Peak Globalization
In my book Garden Earth (2012) I write that there are signs that the pace of globalization is slowing and possibly will reverse.
The proportion of trade of the GDP is perhaps one of the most straight-forward indicators to look at.
The WTO reports, that global trade has grown 1.5 times faster than gross domestic product over the long term, and twice as fast when globalization picked up in the 1990s. This year trade will grow only 80 percent as fast as the global economy, the first reversal of globalization since 2001 and only the second since 1982. The WTO sees this as a problem.
Even if I were a strong supporter in globalization (which I am not) I would find it hard to argue for why trade should take an ever increasing share of the GDP. Where is the limit? Why is it better that trade is half the GDP than 25%?
Other indicators of that we might have reached Peak Globalization are:
Fear of global terrorism.
Fear of global epidemics (SARS, Zika, Ebola).
Brexit.
Popular protests against the TTIP and CETA in Europe.
Climate change and awareness that flying is a major culprit for climate change.
Financial crisis and how it spread throughout the world.
Fear for security and food supplies.
Stagnant wages in most early developed countries.
Rise of nationalist parties.
Migration crisis (rather the political crisis around migration).
Local food movement.
As with globalization itself the reversal of globalization comes with both good and bad things, you have to take the bitter with the sweet.
In Garden Earth I wrote:
I am not against globalization.

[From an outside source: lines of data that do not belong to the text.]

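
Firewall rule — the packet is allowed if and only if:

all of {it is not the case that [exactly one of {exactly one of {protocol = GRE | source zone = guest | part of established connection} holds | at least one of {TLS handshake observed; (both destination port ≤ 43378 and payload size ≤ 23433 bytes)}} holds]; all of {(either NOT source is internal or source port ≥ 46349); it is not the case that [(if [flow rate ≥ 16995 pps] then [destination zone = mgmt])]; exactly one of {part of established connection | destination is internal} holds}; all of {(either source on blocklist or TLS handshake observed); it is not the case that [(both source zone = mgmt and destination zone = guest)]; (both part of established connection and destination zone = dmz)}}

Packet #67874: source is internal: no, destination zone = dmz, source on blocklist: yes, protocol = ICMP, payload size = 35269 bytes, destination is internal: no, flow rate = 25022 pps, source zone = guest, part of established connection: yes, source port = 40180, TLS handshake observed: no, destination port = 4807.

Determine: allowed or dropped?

Atomic conditions:
  protocol = GRE: ICMP == GRE is false
  source zone = guest: guest == guest is true
  part of established connection: yes → true
  TLS handshake observed: no → false
  destination port ≤ 43378: 4807 ≤ 43378 is true
  payload size ≤ 23433 bytes: 35269 ≤ 23433 is false
  NOT source is internal: no → true
  source port ≥ 46349: 40180 ≥ 46349 is false
  flow rate ≥ 16995 pps: 25022 ≥ 16995 is true
  destination zone = mgmt: dmz == mgmt is false
  destination is internal: no → false
  source on blocklist: yes → true
  source zone = mgmt: guest == mgmt is false
  destination zone = guest: dmz == guest is false
  destination zone = dmz: dmz == dmz is true
Combine:
[1.1.1] exactly-one(false, true, true) = false
[1.1.2.2] true AND false = false
[1.1.2] false OR false = false
[1.1] exactly-one(false, false) = false
[1] NOT false = true
[2.1] true OR false = true
[2.2.1] true → false = false
[2.2] NOT false = true
[2.3] exactly-one(true, false) = true
[2] true AND true AND true = true
[3.1] true OR false = true
[3.2.1] false AND false = false
[3.2] NOT false = true
[3.3] true AND true = true
[3] true AND true AND true = true
[root] true AND true AND true = true
Overall: true → allowed

Allowed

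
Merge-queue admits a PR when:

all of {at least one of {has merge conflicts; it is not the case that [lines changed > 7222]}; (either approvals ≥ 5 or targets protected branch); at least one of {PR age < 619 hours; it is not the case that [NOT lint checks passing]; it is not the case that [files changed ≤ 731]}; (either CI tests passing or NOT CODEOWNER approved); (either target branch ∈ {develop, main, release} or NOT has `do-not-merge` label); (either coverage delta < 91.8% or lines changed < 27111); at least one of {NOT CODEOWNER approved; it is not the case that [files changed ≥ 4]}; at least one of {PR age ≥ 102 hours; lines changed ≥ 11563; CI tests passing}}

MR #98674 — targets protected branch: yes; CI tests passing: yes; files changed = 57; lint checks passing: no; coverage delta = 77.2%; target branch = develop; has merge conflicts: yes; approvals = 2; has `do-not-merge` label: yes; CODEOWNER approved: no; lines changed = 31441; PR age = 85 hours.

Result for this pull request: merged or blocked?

Atomic conditions:
  has merge conflicts: yes → true
  lines changed > 7222: 31441 > 7222 is true
  approvals ≥ 5: 2 ≥ 5 is false
  targets protected branch: yes → true
  PR age < 619 hours: 85 < 619 is true
  NOT lint checks passing: no → true
  files changed ≤ 731: 57 ≤ 731 is true
  CI tests passing: yes → true
  NOT CODEOWNER approved: no → true
  target branch ∈ {develop, main, release}: develop is in the set → true
  NOT has `do-not-merge` label: yes → false
  coverage delta < 91.8%: 77.2 < 91.8 is true
  lines changed < 27111: 31441 < 27111 is false
  files changed ≥ 4: 57 ≥ 4 is true
  PR age ≥ 102 hours: 85 ≥ 102 is false
  lines changed ≥ 11563: 31441 ≥ 11563 is true
Combine:
[1.2] NOT true = false
[1] true OR false = true
[2] false OR true = true
[3.2] NOT true = false
[3.3] NOT true = false
[3] true OR false OR false = true
[4] true OR true = true
[5] true OR false = true
[6] true OR false = true
[7.2] NOT true = false
[7] true OR false = true
[8] false OR true OR true = true
[root] true AND true AND true AND true AND true AND true AND true AND true = true
Overall: true → merged

Merged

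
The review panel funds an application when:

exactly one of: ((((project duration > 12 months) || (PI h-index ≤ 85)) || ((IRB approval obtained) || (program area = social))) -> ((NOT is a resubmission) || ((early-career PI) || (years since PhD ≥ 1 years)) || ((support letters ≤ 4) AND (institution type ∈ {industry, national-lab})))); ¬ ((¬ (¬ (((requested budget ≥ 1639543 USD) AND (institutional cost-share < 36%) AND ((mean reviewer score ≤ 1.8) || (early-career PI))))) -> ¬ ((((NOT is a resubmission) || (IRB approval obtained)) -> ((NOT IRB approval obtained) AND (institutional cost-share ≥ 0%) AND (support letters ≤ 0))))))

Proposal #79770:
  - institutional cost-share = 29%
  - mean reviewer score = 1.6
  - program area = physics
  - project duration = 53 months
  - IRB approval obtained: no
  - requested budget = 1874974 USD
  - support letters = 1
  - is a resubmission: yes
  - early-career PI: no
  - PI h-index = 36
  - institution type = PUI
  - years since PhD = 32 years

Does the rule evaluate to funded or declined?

Declined

Atomic conditions:
  project duration > 12 months: 53 > 12 is true
  PI h-index ≤ 85: 36 ≤ 85 is true
  IRB approval obtained: no → false
  program area = social: physics == social is false
  NOT is a resubmission: yes → false
  early-career PI: no → false
  years since PhD ≥ 1 years: 32 ≥ 1 is true
  support letters ≤ 4: 1 ≤ 4 is true
  institution type ∈ {industry, national-lab}: PUI is not in the set → false
  requested budget ≥ 1639543 USD: 1874974 ≥ 1639543 is true
  institutional cost-share < 36%: 29 < 36 is true
  mean reviewer score ≤ 1.8: 1.6 ≤ 1.8 is true
  NOT IRB approval obtained: no → true
  institutional cost-share ≥ 0%: 29 ≥ 0 is true
  support letters ≤ 0: 1 ≤ 0 is false
Combine:
[1.1.1] true OR true = true
[1.1.2] false OR false = false
[1.1] true OR false = true
[1.2.2] false OR true = true
[1.2.3] true AND false = false
[1.2] false OR true OR false = true
[1] true → true = true
[2.1.1.1.1.3] true OR false = true
[2.1.1.1.1] true AND true AND true = true
[2.1.1.1] NOT true = false
[2.1.1] NOT false = true
[2.1.2.1.1] false OR false = false
[2.1.2.1.2] true AND true AND false = false
[2.1.2.1] false → false (antecedent false ⇒ implication holds) = true
[2.1.2] NOT true = false
[2.1] true → false = false
[2] NOT false = true
[root] exactly-one(true, true) = false
Overall: false → declined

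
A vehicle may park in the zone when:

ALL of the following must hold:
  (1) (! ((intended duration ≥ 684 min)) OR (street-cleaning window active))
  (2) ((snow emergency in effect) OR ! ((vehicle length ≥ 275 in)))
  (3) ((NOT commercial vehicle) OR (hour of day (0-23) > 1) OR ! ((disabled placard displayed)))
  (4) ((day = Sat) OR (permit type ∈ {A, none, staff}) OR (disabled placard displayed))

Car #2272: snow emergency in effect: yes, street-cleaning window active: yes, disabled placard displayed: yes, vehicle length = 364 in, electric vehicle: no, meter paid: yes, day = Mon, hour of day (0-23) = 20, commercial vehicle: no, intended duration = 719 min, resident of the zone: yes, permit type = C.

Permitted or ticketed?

Permitted

Atomic conditions:
  intended duration ≥ 684 min: 719 ≥ 684 is true
  street-cleaning window active: yes → true
  snow emergency in effect: yes → true
  vehicle length ≥ 275 in: 364 ≥ 275 is true
  NOT commercial vehicle: no → true
  hour of day (0-23) > 1: 20 > 1 is true
  disabled placard displayed: yes → true
  day = Sat: Mon == Sat is false
  permit type ∈ {A, none, staff}: C is not in the set → false
Combine:
[1.1] NOT true = false
[1] false OR true = true
[2.2] NOT true = false
[2] true OR false = true
[3.3] NOT true = false
[3] true OR true OR false = true
[4] false OR false OR true = true
[root] true AND true AND true AND true = true
Overall: true → permitted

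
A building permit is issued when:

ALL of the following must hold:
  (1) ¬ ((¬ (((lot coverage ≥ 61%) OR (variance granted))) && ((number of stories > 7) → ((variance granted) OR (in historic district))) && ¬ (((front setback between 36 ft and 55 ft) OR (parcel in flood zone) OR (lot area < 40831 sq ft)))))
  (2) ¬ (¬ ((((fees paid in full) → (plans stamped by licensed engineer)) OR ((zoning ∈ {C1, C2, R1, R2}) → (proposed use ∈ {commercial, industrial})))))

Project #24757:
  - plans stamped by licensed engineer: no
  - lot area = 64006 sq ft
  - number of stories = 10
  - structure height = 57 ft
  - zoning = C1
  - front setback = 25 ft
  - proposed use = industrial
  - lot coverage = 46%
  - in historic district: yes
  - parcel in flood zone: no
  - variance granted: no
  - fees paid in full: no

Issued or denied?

Atomic conditions:
  lot coverage ≥ 61%: 46 ≥ 61 is false
  variance granted: no → false
  number of stories > 7: 10 > 7 is true
  in historic district: yes → true
  front setback between 36 ft and 55 ft: 25 in [36, 55] is false
  parcel in flood zone: no → false
  lot area < 40831 sq ft: 64006 < 40831 is false
  fees paid in full: no → false
  plans stamped by licensed engineer: no → false
  zoning ∈ {C1, C2, R1, R2}: C1 is in the set → true
  proposed use ∈ {commercial, industrial}: industrial is in the set → true
Combine:
[1.1.1.1] false OR false = false
[1.1.1] NOT false = true
[1.1.2.2] false OR true = true
[1.1.2] true → true = true
[1.1.3.1] false OR false OR false = false
[1.1.3] NOT false = true
[1.1] true AND true AND true = true
[1] NOT true = false
[2.1.1.1] false → false (antecedent false ⇒ implication holds) = true
[2.1.1.2] true → true = true
[2.1.1] true OR true = true
[2.1] NOT true = false
[2] NOT false = true
[root] false AND true = false
Overall: false → denied

Denied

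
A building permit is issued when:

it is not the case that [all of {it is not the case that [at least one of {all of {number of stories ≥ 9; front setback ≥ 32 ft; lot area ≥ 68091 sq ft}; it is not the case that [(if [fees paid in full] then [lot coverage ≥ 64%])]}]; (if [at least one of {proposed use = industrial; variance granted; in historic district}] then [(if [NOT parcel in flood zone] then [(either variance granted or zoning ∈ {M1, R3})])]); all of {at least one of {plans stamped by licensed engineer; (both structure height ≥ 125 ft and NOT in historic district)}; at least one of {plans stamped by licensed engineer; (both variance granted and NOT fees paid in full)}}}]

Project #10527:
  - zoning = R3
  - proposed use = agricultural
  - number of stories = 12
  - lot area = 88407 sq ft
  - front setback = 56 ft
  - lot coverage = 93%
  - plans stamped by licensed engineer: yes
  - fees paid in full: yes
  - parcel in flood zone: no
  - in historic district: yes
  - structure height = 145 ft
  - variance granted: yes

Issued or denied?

Issued

Atomic conditions:
  number of stories ≥ 9: 12 ≥ 9 is true
  front setback ≥ 32 ft: 56 ≥ 32 is true
  lot area ≥ 68091 sq ft: 88407 ≥ 68091 is true
  fees paid in full: yes → true
  lot coverage ≥ 64%: 93 ≥ 64 is true
  proposed use = industrial: agricultural == industrial is false
  variance granted: yes → true
  in historic district: yes → true
  NOT parcel in flood zone: no → true
  zoning ∈ {M1, R3}: R3 is in the set → true
  plans stamped by licensed engineer: yes → true
  structure height ≥ 125 ft: 145 ≥ 125 is true
  NOT in historic district: yes → false
  NOT fees paid in full: yes → false
Combine:
[1.1.1.1] true AND true AND true = true
[1.1.1.2.1] true → true = true
[1.1.1.2] NOT true = false
[1.1.1] true OR false = true
[1.1] NOT true = false
[1.2.1] false OR true OR true = true
[1.2.2.2] true OR true = true
[1.2.2] true → true = true
[1.2] true → true = true
[1.3.1.2] true AND false = false
[1.3.1] true OR false = true
[1.3.2.2] true AND false = false
[1.3.2] true OR false = true
[1.3] true AND true = true
[1] false AND true AND true = false
[root] NOT false = true
Overall: true → issued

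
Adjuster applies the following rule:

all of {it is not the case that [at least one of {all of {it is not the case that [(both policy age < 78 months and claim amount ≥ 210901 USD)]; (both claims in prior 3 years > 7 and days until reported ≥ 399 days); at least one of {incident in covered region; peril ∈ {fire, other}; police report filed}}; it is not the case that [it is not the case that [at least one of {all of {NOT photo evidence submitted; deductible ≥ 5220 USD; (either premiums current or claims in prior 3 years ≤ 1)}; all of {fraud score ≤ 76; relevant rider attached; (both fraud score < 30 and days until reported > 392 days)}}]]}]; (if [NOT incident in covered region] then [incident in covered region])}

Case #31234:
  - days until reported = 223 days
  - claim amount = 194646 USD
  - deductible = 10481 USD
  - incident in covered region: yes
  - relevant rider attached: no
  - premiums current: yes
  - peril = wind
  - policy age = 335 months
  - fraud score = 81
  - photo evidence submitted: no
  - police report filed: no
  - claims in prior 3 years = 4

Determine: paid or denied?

Denied

Atomic conditions:
  policy age < 78 months: 335 < 78 is false
  claim amount ≥ 210901 USD: 194646 ≥ 210901 is false
  claims in prior 3 years > 7: 4 > 7 is false
  days until reported ≥ 399 days: 223 ≥ 399 is false
  incident in covered region: yes → true
  peril ∈ {fire, other}: wind is not in the set → false
  police report filed: no → false
  NOT photo evidence submitted: no → true
  deductible ≥ 5220 USD: 10481 ≥ 5220 is true
  premiums current: yes → true
  claims in prior 3 years ≤ 1: 4 ≤ 1 is false
  fraud score ≤ 76: 81 ≤ 76 is false
  relevant rider attached: no → false
  fraud score < 30: 81 < 30 is false
  days until reported > 392 days: 223 > 392 is false
  NOT incident in covered region: yes → false
Combine:
[1.1.1.1.1] false AND false = false
[1.1.1.1] NOT false = true
[1.1.1.2] false AND false = false
[1.1.1.3] true OR false OR false = true
[1.1.1] true AND false AND true = false
[1.1.2.1.1.1.3] true OR false = true
[1.1.2.1.1.1] true AND true AND true = true
[1.1.2.1.1.2.3] false AND false = false
[1.1.2.1.1.2] false AND false AND false = false
[1.1.2.1.1] true OR false = true
[1.1.2.1] NOT true = false
[1.1.2] NOT false = true
[1.1] false OR true = true
[1] NOT true = false
[2] false → true (antecedent false ⇒ implication holds) = true
[root] false AND true = false
Overall: false → denied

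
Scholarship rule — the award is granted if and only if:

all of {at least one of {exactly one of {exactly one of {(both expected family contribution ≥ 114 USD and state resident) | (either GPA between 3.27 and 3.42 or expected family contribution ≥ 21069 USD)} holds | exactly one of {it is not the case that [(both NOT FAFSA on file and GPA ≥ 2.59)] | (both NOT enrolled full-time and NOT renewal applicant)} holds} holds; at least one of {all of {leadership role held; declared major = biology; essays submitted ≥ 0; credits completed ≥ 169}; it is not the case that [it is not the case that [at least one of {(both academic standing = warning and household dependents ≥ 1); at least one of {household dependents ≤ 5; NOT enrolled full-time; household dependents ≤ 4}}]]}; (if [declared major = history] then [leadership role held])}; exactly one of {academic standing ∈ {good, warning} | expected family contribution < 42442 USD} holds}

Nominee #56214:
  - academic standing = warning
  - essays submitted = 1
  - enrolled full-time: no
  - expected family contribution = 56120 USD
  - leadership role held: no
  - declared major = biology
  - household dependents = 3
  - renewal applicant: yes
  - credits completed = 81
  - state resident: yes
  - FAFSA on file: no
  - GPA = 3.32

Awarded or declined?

Atomic conditions:
  expected family contribution ≥ 114 USD: 56120 ≥ 114 is true
  state resident: yes → true
  GPA between 3.27 and 3.42: 3.32 in [3.27, 3.42] is true
  expected family contribution ≥ 21069 USD: 56120 ≥ 21069 is true
  NOT FAFSA on file: no → true
  GPA ≥ 2.59: 3.32 ≥ 2.59 is true
  NOT enrolled full-time: no → true
  NOT renewal applicant: yes → false
  leadership role held: no → false
  declared major = biology: biology == biology is true
  essays submitted ≥ 0: 1 ≥ 0 is true
  credits completed ≥ 169: 81 ≥ 169 is false
  academic standing = warning: warning == warning is true
  household dependents ≥ 1: 3 ≥ 1 is true
  household dependents ≤ 5: 3 ≤ 5 is true
  household dependents ≤ 4: 3 ≤ 4 is true
  declared major = history: biology == history is false
  academic standing ∈ {good, warning}: warning is in the set → true
  expected family contribution < 42442 USD: 56120 < 42442 is false
Combine:
[1.1.1.1] true AND true = true
[1.1.1.2] true OR true = true
[1.1.1] exactly-one(true, true) = false
[1.1.2.1.1] true AND true = true
[1.1.2.1] NOT true = false
[1.1.2.2] true AND false = false
[1.1.2] exactly-one(false, false) = false
[1.1] exactly-one(false, false) = false
[1.2.1] false AND true AND true AND false = false
[1.2.2.1.1.1] true AND true = true
[1.2.2.1.1.2] true OR true OR true = true
[1.2.2.1.1] true OR true = true
[1.2.2.1] NOT true = false
[1.2.2] NOT false = true
[1.2] false OR true = true
[1.3] false → false (antecedent false ⇒ implication holds) = true
[1] false OR true OR true = true
[2] exactly-one(true, false) = true
[root] true AND true = true
Overall: true → awarded

Awarded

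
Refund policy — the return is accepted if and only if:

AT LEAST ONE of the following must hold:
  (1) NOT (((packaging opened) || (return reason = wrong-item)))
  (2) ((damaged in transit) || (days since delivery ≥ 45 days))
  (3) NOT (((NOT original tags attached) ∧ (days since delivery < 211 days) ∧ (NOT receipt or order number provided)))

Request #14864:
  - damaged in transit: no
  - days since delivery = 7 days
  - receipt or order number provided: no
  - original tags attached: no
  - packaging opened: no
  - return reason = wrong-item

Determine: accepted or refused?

Atomic conditions:
  packaging opened: no → false
  return reason = wrong-item: wrong-item == wrong-item is true
  damaged in transit: no → false
  days since delivery ≥ 45 days: 7 ≥ 45 is false
  NOT original tags attached: no → true
  days since delivery < 211 days: 7 < 211 is true
  NOT receipt or order number provided: no → true
Combine:
[1.1] false OR true = true
[1] NOT true = false
[2] false OR false = false
[3.1] true AND true AND true = true
[3] NOT true = false
[root] false OR false OR false = false
Overall: false → refused

Refused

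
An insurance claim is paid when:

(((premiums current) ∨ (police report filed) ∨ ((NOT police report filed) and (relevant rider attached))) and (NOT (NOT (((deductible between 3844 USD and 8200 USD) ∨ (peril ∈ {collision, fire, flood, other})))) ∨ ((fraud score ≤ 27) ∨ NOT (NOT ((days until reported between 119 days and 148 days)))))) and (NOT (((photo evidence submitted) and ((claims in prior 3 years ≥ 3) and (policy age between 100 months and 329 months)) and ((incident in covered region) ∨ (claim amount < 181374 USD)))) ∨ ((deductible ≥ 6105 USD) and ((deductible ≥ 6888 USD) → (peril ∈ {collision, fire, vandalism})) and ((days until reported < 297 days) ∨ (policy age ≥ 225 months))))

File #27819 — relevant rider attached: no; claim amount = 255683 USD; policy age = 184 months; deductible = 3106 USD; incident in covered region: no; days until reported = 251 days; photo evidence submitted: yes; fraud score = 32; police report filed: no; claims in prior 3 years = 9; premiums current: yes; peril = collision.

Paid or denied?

Atomic conditions:
  premiums current: yes → true
  police report filed: no → false
  NOT police report filed: no → true
  relevant rider attached: no → false
  deductible between 3844 USD and 8200 USD: 3106 in [3844, 8200] is false
  peril ∈ {collision, fire, flood, other}: collision is in the set → true
  fraud score ≤ 27: 32 ≤ 27 is false
  days until reported between 119 days and 148 days: 251 in [119, 148] is false
  photo evidence submitted: yes → true
  claims in prior 3 years ≥ 3: 9 ≥ 3 is true
  policy age between 100 months and 329 months: 184 in [100, 329] is true
  incident in covered region: no → false
  claim amount < 181374 USD: 255683 < 181374 is false
  deductible ≥ 6105 USD: 3106 ≥ 6105 is false
  deductible ≥ 6888 USD: 3106 ≥ 6888 is false
  peril ∈ {collision, fire, vandalism}: collision is in the set → true
  days until reported < 297 days: 251 < 297 is true
  policy age ≥ 225 months: 184 ≥ 225 is false
Combine:
[1.1.3] true AND false = false
[1.1] true OR false OR false = true
[1.2.1.1.1] false OR true = true
[1.2.1.1] NOT true = false
[1.2.1] NOT false = true
[1.2.2.2.1] NOT false = true
[1.2.2.2] NOT true = false
[1.2.2] false OR false = false
[1.2] true OR false = true
[1] true AND true = true
[2.1.1.2] true AND true = true
[2.1.1.3] false OR false = false
[2.1.1] true AND true AND false = false
[2.1] NOT false = true
[2.2.2] false → true (antecedent false ⇒ implication holds) = true
[2.2.3] true OR false = true
[2.2] false AND true AND true = false
[2] true OR false = true
[root] true AND true = true
Overall: true → paid

Paid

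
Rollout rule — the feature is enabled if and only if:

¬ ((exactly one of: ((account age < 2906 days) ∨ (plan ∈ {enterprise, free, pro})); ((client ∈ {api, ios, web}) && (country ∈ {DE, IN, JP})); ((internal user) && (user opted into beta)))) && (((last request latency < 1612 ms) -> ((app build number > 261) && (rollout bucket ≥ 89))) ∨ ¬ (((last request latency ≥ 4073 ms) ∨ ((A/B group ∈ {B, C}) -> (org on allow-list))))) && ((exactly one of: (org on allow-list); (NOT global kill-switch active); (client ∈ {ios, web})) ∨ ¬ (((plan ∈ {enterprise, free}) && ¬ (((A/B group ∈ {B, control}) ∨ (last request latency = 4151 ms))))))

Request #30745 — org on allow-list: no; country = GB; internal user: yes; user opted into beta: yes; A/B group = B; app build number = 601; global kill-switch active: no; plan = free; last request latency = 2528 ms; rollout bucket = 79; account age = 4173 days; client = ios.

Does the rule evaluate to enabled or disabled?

Atomic conditions:
  account age < 2906 days: 4173 < 2906 is false
  plan ∈ {enterprise, free, pro}: free is in the set → true
  client ∈ {api, ios, web}: ios is in the set → true
  country ∈ {DE, IN, JP}: GB is not in the set → false
  internal user: yes → true
  user opted into beta: yes → true
  last request latency < 1612 ms: 2528 < 1612 is false
  app build number > 261: 601 > 261 is true
  rollout bucket ≥ 89: 79 ≥ 89 is false
  last request latency ≥ 4073 ms: 2528 ≥ 4073 is false
  A/B group ∈ {B, C}: B is in the set → true
  org on allow-list: no → false
  NOT global kill-switch active: no → true
  client ∈ {ios, web}: ios is in the set → true
  plan ∈ {enterprise, free}: free is in the set → true
  A/B group ∈ {B, control}: B is in the set → true
  last request latency = 4151 ms: 2528 == 4151 is false
Combine:
[1.1.1] false OR true = true
[1.1.2] true AND false = false
[1.1.3] true AND true = true
[1.1] exactly-one(true, false, true) = false
[1] NOT false = true
[2.1.2] true AND false = false
[2.1] false → false (antecedent false ⇒ implication holds) = true
[2.2.1.2] true → false = false
[2.2.1] false OR false = false
[2.2] NOT false = true
[2] true OR true = true
[3.1] exactly-one(false, true, true) = false
[3.2.1.2.1] true OR false = true
[3.2.1.2] NOT true = false
[3.2.1] true AND false = false
[3.2] NOT false = true
[3] false OR true = true
[root] true AND true AND true = true
Overall: true → enabled

Enabled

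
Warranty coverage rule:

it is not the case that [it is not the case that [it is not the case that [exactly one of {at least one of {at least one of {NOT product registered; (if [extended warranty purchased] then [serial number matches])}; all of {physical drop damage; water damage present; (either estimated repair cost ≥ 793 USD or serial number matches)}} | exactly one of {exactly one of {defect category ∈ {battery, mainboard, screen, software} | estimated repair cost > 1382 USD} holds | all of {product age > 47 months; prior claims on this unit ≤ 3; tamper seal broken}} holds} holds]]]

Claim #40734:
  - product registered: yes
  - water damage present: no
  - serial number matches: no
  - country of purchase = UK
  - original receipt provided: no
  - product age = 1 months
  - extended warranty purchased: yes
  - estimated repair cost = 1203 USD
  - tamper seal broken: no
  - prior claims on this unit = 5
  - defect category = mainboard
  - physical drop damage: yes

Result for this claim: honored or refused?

Refused

Atomic conditions:
  NOT product registered: yes → false
  extended warranty purchased: yes → true
  serial number matches: no → false
  physical drop damage: yes → true
  water damage present: no → false
  estimated repair cost ≥ 793 USD: 1203 ≥ 793 is true
  defect category ∈ {battery, mainboard, screen, software}: mainboard is in the set → true
  estimated repair cost > 1382 USD: 1203 > 1382 is false
  product age > 47 months: 1 > 47 is false
  prior claims on this unit ≤ 3: 5 ≤ 3 is false
  tamper seal broken: no → false
Combine:
[1.1.1.1.1.2] true → false = false
[1.1.1.1.1] false OR false = false
[1.1.1.1.2.3] true OR false = true
[1.1.1.1.2] true AND false AND true = false
[1.1.1.1] false OR false = false
[1.1.1.2.1] exactly-one(true, false) = true
[1.1.1.2.2] false AND false AND false = false
[1.1.1.2] exactly-one(true, false) = true
[1.1.1] exactly-one(false, true) = true
[1.1] NOT true = false
[1] NOT false = true
[root] NOT true = false
Overall: false → refused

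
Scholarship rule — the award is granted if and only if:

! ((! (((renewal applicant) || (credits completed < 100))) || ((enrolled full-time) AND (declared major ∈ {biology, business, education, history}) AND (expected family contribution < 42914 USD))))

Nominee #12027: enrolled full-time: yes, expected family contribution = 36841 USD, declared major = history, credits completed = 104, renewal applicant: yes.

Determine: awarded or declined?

Atomic conditions:
  renewal applicant: yes → true
  credits completed < 100: 104 < 100 is false
  enrolled full-time: yes → true
  declared major ∈ {biology, business, education, history}: history is in the set → true
  expected family contribution < 42914 USD: 36841 < 42914 is true
Combine:
[1.1.1] true OR false = true
[1.1] NOT true = false
[1.2] true AND true AND true = true
[1] false OR true = true
[root] NOT true = false
Overall: false → declined

Declined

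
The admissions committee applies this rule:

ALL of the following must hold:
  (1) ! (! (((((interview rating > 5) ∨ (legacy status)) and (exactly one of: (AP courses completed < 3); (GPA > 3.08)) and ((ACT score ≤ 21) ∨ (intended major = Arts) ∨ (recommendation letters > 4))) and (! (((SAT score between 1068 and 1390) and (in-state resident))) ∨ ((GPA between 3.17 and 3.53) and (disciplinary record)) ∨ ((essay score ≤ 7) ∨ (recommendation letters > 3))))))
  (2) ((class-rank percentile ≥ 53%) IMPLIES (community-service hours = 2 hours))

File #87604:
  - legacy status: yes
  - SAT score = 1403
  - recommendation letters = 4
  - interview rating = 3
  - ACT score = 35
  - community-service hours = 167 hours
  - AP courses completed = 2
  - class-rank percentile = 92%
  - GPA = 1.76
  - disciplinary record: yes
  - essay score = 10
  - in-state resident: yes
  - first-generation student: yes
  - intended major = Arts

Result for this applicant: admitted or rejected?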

I believe that free movement of goods—and of people—are human rights. I believe that, in total, globalization has more benefits than drawbacks, but then I speak about globalization as more than a narrow economic thing. I think of the globalization of human rights, of the Internet, of the fact that dictators all over the world can’t get away so easily any more. I think of globalization as a force undermining the authority of the nation-state and nationalism. So while there are, in general, drawbacks and benefits of globalization, depending on how the rules are bent globalization can be good for one and bad for another. Globalization at present has been driven or, rather, hijacked as a capitalist project, opening up all aspects of human life to exploitation. As such, it deserves the protests.
I am less positive today in the sense that the benefits of globalization seems smaller and the drawbacks bigger.